Picked up 6 kits and been perusing the net for aftermarket decals and came up empty. Anyone know of any out there?


----------



## John P (Sep 1, 1999)

Have you tried Squadron?

www.squadron.com


----------



## Duck (Aug 22, 2004)

Squadron just has ten and they are mostly for 737s and the like.
Thanks.


----------



## irishtrek (Sep 17, 2005)

What in particular do you need decals for? It might help you to get a better response.


----------



## Duck (Aug 22, 2004)

Well, I bought minicraft 1/144 B-29, B-24, P-51 ans Avenger, Arii P-40N, and Revell P-47D and F4U-1. Anything to dress these up better would be nice.


----------



## djnick66 (May 2, 2008)

There isn't much in the way of 1/144th. Platz makes some really nice kits (come two in a box with multiple decal options). I don't know if they sell seperate decals. You might ask on Hyperscale. One option is to get some 1/72 or 1/48 decals, scan them, and print them out in 1/144th.


----------



## WarpCore Breach (Apr 27, 2005)

Try this site for 1/144 military decals:

http://www.canmilair.com/index.htm

While focusing mostly on Canadian aircraft, I'm pretty sure that all the ones you've mentioned are available both in type and 1/144 scale and have American markings for those planes.

The link is of course the front page. It takes about 3 clicks to get to the aircraft decals page and choose the appropriate aircraft type! I've never used the products offered there; however, I do know some people who has and they've all said positive things about the quality and service! I plan on ordering some decals from here myself in the future.


----------



## 164hack (Apr 2, 2007)

There's a couple you can get fixed up here.......
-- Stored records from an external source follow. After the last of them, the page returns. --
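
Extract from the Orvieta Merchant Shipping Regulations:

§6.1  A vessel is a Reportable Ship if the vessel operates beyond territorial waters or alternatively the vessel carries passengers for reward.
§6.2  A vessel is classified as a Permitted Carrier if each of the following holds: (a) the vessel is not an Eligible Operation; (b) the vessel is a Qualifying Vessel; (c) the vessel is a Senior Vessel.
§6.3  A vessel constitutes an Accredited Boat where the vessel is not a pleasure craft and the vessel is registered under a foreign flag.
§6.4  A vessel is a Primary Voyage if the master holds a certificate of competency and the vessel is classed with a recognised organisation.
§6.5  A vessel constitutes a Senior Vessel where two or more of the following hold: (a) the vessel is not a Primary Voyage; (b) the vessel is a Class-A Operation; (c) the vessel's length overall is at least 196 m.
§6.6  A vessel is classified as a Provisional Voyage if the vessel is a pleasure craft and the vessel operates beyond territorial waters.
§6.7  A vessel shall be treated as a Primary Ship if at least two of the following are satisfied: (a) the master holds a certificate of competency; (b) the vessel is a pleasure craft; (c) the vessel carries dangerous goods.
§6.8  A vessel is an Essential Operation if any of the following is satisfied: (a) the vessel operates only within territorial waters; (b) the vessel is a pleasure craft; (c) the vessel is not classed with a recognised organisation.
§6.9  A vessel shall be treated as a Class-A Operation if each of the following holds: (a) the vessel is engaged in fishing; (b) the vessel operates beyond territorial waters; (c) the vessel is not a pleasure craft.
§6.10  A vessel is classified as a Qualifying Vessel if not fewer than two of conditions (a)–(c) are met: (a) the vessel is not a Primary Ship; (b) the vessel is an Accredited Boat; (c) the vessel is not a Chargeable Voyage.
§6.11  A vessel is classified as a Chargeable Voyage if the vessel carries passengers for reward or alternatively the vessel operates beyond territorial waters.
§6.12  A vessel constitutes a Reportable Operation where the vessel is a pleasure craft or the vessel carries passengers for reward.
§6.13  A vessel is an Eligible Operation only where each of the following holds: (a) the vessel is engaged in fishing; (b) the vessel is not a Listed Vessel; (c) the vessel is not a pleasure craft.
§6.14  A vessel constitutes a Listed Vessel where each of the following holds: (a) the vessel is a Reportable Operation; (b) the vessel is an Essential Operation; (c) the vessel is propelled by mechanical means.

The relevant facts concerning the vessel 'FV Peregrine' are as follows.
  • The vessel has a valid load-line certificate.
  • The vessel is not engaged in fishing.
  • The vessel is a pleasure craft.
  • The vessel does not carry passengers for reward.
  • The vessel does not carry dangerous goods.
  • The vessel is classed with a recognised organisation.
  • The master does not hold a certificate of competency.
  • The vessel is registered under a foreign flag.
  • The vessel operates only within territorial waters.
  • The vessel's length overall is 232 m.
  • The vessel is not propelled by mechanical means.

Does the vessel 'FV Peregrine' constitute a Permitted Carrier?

Yes

§6.12 — Reportable Operation: [the vessel is a pleasure craft? yes] OR [the vessel carries passengers for reward? no] → satisfied.
§6.8 — Essential Operation: [the vessel operates only within territorial waters? yes] OR [the vessel is a pleasure craft? yes] OR [the vessel is not classed with a recognised organisation? no] → satisfied.
§6.14 — Listed Vessel: [Reportable Operation (§6.12)? yes] AND [Essential Operation (§6.8)? yes] AND [the vessel is propelled by mechanical means? no] → not satisfied.
§6.13 — Eligible Operation: [the vessel is engaged in fishing? no] AND [not a Listed Vessel (§6.14)? yes] AND [the vessel is not a pleasure craft? no] → not satisfied.
§6.7 — Primary Ship: the master holds a certificate of competency? no; the vessel is a pleasure craft? yes; the vessel carries dangerous goods? no — 1 of 3 hold (need ≥2) → not satisfied.
§6.3 — Accredited Boat: [the vessel is not a pleasure craft? no] AND [the vessel is registered under a foreign flag? yes] → not satisfied.
§6.11 — Chargeable Voyage: [the vessel carries passengers for reward? no] OR [the vessel operates beyond territorial waters? no] → not satisfied.
§6.10 — Qualifying Vessel: not a Primary Ship (§6.7)? yes; Accredited Boat (§6.3)? no; not a Chargeable Voyage (§6.11)? yes — 2 of 3 hold (need ≥2) → satisfied.
§6.4 — Primary Voyage: [the master holds a certificate of competency? no] AND [the vessel is classed with a recognised organisation? yes] → not satisfied.
§6.9 — Class-A Operation: [the vessel is engaged in fishing? no] AND [the vessel operates beyond territorial waters? no] AND [the vessel is not a pleasure craft? no] → not satisfied.
§6.5 — Senior Vessel: not a Primary Voyage (§6.4)? yes; Class-A Operation (§6.9)? no; vessel's length overall: 232 m ≥ 196 m? yes — 2 of 3 hold (need ≥2) → satisfied.
§6.2 — Permitted Carrier: [not an Eligible Operation (§6.13)? yes] AND [Qualifying Vessel (§6.10)? yes] AND [Senior Vessel (§6.5)? yes] → satisfied.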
http://translate.google.com/transla.../tank/products.html&rurl=translate.google.com


I got a sheet of swastikas from these guys. Nice stuff. If you know what your trying to build, you should be able to piece things together from their offerings....(watch the scale, theres some 1/300 mixed in the list)

http://stores.ebay.com/1-144-Direct...21QQ_sidZ100306430QQ_trksidZp4634Q2ec0Q2em322


----------